Thursday, 14 June 2012 11:09
SHANGHAI: China's interest-rate swaps (IRS) fell moderately on Thursday, ending three straight days of rises, as the central bank signalled that it will ensure a stable supply of liquidity to the market.
"I feel that money conditions are better than on previous days," said a dealer at a state-owned bank in Beijing.
The People's Bank of China injected a net 36 billion yuan into the banking system, the largest net injection since early May, just days before it announced a cut in banks' required reserve ratio.
The benchmark five-year IRS fell to 2.73 percent near midday, from 2.80 percent at Wednesday's close.
One-year IRS were flat at around 2.50 percent.
Repo rates were little changed, with the benchmark weighted-average seven-day bond repurchase rate up 0.49 basis points to 2.7039 percent by midday.

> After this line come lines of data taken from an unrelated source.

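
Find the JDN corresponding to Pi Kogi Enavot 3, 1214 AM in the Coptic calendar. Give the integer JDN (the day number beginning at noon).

In the proleptic Gregorian calendar the same day is 4 September 1498.
JDN 2451545 is 1 January 2000 CE (Gregorian); the target day is −183105 days from there, so JDN = 2268440.

2268440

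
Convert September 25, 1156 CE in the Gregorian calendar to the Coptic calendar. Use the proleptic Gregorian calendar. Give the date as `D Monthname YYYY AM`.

Both dates share Julian Day Number 2143548; in the Coptic calendar that is 21 Thout 873 AM.

21 Thout 873 AM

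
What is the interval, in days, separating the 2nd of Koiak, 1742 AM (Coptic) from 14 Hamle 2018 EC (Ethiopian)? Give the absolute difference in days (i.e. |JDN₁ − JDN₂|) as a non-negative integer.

222

First date → JDN 2461021; second date → JDN 2461243.
The interval is |2461021 − 2461243| = 222 days.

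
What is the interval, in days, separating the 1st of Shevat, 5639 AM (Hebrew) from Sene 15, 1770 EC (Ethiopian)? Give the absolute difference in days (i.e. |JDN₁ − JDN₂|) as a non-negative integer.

36743

JDN of the first date = 2407375.
JDN of the second date = 2370632.
|2370632 − 2407375| = 36743.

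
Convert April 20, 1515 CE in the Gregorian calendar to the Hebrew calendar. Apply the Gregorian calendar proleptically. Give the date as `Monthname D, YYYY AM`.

Both dates share Julian Day Number 2274511; in the Hebrew calendar that is 25 Nisan 5275 AM.

Nisan 25, 5275 AM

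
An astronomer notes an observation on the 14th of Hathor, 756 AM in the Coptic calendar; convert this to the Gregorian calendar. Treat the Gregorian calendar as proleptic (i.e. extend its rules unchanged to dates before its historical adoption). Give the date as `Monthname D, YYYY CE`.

November 17, 1039 CE

Julian Day Number of the source date = 2100867.
Converting JDN 2100867 to the Gregorian calendar gives 17 November 1039 CE.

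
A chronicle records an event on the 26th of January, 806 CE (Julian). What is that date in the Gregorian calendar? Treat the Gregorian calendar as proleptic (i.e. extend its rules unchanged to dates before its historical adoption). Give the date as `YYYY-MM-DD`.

0806-01-30

The Julian–Gregorian offset here is 4 days (Julian trailing).
26 January 806 Julian + 4 days → 30 January 806 Gregorian.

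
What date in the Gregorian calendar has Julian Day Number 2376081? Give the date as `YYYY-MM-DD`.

Counting from JDN 2299161 = 15 Oct 1582 gives an offset of 76920 days.

1793-05-21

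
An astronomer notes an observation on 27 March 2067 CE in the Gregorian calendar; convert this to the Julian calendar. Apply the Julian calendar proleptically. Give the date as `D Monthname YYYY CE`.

14 March 2067 CE

For dates in this range the Gregorian date is 13 days ahead of the Julian.
27 March 2067 Gregorian − 13 days → 14 March 2067 Julian.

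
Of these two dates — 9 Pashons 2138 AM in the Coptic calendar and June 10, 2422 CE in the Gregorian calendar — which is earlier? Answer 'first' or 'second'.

Converting both to JDN: 2605817 vs 2605838; the smaller is the first.

first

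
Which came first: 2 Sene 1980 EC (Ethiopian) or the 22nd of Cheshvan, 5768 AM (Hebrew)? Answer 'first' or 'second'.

First date → JDN 2447322; second date → JDN 2454408.
JDN 2447322 < JDN 2454408, so the first date is earlier.

first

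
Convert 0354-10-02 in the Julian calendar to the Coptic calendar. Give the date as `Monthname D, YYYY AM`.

Paopi 5, 71 AM

The source date corresponds to 3 October 354 in the proleptic Gregorian calendar (JDN 1850631).
That day falls on 5 Paopi 71 AM in the Coptic calendar.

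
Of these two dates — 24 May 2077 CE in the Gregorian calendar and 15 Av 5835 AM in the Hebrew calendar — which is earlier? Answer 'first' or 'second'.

The two dates have Julian Day Numbers 2479813 and 2479146 respectively.
Since 2479146 < 2479813, the second date comes first.

second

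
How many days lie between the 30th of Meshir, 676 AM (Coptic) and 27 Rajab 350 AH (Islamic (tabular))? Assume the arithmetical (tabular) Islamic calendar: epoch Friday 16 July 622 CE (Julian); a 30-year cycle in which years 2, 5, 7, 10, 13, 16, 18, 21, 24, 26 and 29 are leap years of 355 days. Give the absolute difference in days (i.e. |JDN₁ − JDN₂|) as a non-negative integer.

First date → JDN 2071753; second date → JDN 2072317.
The interval is |2071753 − 2072317| = 564 days.

564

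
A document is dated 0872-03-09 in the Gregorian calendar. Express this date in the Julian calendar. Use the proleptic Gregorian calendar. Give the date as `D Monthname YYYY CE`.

The Julian–Gregorian offset here is 4 days (Julian trailing).
9 March 872 Gregorian − 4 days → 5 March 872 Julian.

5 March 872 CE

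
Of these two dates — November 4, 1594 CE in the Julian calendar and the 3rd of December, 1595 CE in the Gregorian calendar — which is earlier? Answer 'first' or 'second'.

first

First date → JDN 2303574; second date → JDN 2303958.
JDN 2303574 < JDN 2303958, so the first date is earlier.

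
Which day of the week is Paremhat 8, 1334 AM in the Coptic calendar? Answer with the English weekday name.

This is JDN 2312095 (14 March 1618 Gregorian).
JDN 2312095 mod 7 = 2, and JDN 0 was a Monday, so this is a Wednesday.

Wednesday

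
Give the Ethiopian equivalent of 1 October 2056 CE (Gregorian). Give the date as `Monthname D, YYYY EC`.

Julian Day Number of the source date = 2472273.
Converting JDN 2472273 to the Ethiopian calendar gives 21 Meskerem 2049 EC.

Meskerem 21, 2049 EC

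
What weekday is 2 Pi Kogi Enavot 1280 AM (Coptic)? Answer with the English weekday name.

Friday

This is JDN 2292546 (4 September 1564 Gregorian).
JDN 2292546 mod 7 = 4, and JDN 0 was a Monday, so this is a Friday.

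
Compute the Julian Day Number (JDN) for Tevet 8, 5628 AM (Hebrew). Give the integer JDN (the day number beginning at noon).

Equivalently 3 January 1868 (Gregorian).
JDN 2451545 is 1 January 2000 CE (Gregorian); the target day is −48210 days from there, so JDN = 2403335.

2403335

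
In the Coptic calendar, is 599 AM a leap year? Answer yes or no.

599 mod 4 = 3; in the Coptic calendar a year is leap when year mod 4 = 3, so it is a leap year.

yes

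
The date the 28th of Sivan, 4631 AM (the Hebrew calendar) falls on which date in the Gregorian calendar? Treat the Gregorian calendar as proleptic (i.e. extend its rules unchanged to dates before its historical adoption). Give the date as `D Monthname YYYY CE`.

Both dates share Julian Day Number 2039362; in the Gregorian calendar that is 25 June 871 CE.

25 June 871 CE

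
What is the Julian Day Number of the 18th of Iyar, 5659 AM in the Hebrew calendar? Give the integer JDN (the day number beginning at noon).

In the Gregorian calendar the same day is 28 April 1899.
JDN 2451545 is 1 January 2000 CE (Gregorian); the target day is −36772 days from there, so JDN = 2414773.

2414773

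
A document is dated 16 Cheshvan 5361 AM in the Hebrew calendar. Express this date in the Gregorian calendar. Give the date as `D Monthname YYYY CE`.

Julian Day Number of the source date = 2305745.
Converting JDN 2305745 to the Gregorian calendar gives 24 October 1600 CE.

24 October 1600 CE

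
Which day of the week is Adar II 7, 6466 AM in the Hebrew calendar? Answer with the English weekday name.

Equivalently 15 March 2706 Gregorian, JDN 2709479.
Since JDN mod 7 = 3 (0 = Monday), the day is Thursday.

Thursday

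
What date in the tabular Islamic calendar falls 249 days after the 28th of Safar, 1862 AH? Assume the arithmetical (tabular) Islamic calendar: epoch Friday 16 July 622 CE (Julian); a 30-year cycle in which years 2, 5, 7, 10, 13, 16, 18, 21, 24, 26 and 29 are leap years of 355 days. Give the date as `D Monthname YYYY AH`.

12 Dhu al-Qa'dah 1862 AH

JDN of the 28th of Safar, 1862 AH = 2607973.
2607973 + 249 = 2608222.
JDN 2608222 in the tabular Islamic calendar is 12 Dhu al-Qa'dah 1862 AH.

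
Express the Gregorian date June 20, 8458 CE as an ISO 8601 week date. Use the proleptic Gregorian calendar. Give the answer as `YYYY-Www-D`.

8458-W25-4

The weekday is Thursday (ISO weekday 4).
That Thursday belongs to ISO week 25 of ISO year 8458.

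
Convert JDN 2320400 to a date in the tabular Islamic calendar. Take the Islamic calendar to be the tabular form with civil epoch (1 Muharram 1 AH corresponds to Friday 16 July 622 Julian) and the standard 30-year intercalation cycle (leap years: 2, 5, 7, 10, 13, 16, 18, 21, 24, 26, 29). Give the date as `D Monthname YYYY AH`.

23 Sha'ban 1050 AH

JDN 2320400 is 8 December 1640 in the Gregorian calendar.
In the tabular Islamic calendar that day is 23 Sha'ban 1050 AH.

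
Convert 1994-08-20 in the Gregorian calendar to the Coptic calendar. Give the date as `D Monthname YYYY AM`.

Both dates share Julian Day Number 2449585; in the Coptic calendar that is 14 Mesori 1710 AM.

14 Mesori 1710 AM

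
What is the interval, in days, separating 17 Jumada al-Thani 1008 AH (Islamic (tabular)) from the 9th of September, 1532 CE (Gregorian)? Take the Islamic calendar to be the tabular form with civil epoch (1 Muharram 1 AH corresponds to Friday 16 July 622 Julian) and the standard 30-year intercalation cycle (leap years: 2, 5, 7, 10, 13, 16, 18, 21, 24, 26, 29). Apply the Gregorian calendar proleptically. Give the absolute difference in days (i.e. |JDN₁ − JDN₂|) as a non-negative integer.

JDN of the first date = 2305451.
JDN of the second date = 2280863.
|2280863 − 2305451| = 24588.

24588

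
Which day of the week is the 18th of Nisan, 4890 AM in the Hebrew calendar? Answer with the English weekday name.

This is JDN 2133879 (6 April 1130 Gregorian).
JDN 2133879 mod 7 = 6, and JDN 0 was a Monday, so this is a Sunday.

Sunday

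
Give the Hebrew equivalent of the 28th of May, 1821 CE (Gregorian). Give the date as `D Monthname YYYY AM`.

26 Iyar 5581 AM

Both dates share Julian Day Number 2386314; in the Hebrew calendar that is 26 Iyar 5581 AM.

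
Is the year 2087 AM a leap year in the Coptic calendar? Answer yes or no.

2087 mod 4 = 3; in the Coptic calendar a year is leap when year mod 4 = 3, so it is a leap year.

yes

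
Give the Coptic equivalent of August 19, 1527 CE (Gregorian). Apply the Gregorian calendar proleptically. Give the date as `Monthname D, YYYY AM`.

Julian Day Number of the source date = 2279015.
Converting JDN 2279015 to the Coptic calendar gives 16 Mesori 1243 AM.

Mesori 16, 1243 AM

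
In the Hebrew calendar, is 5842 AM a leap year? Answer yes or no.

Hebrew year 5842 is year 9 of its 19-year Metonic cycle; leap years are at positions 3, 6, 8, 11, 14, 17, 19, so it is a common year (12 months).

no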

Overnight rates rose 5.30 bps to 2.5571.
Several dealers said that money rates had little room to fall through the rest of June, as banks focus on raising cash meet quarterly assessments of the mandated loan-to-deposit ratio and other regulatory indicators.
Although detailed criteria for the checks are not made public, dealers say quarterly and yearly reviews are more thorough than monthly check-ups.
Big banks also face a strong pressure of deposit outflows following recent by higher deposit rates being offered by smaller banks.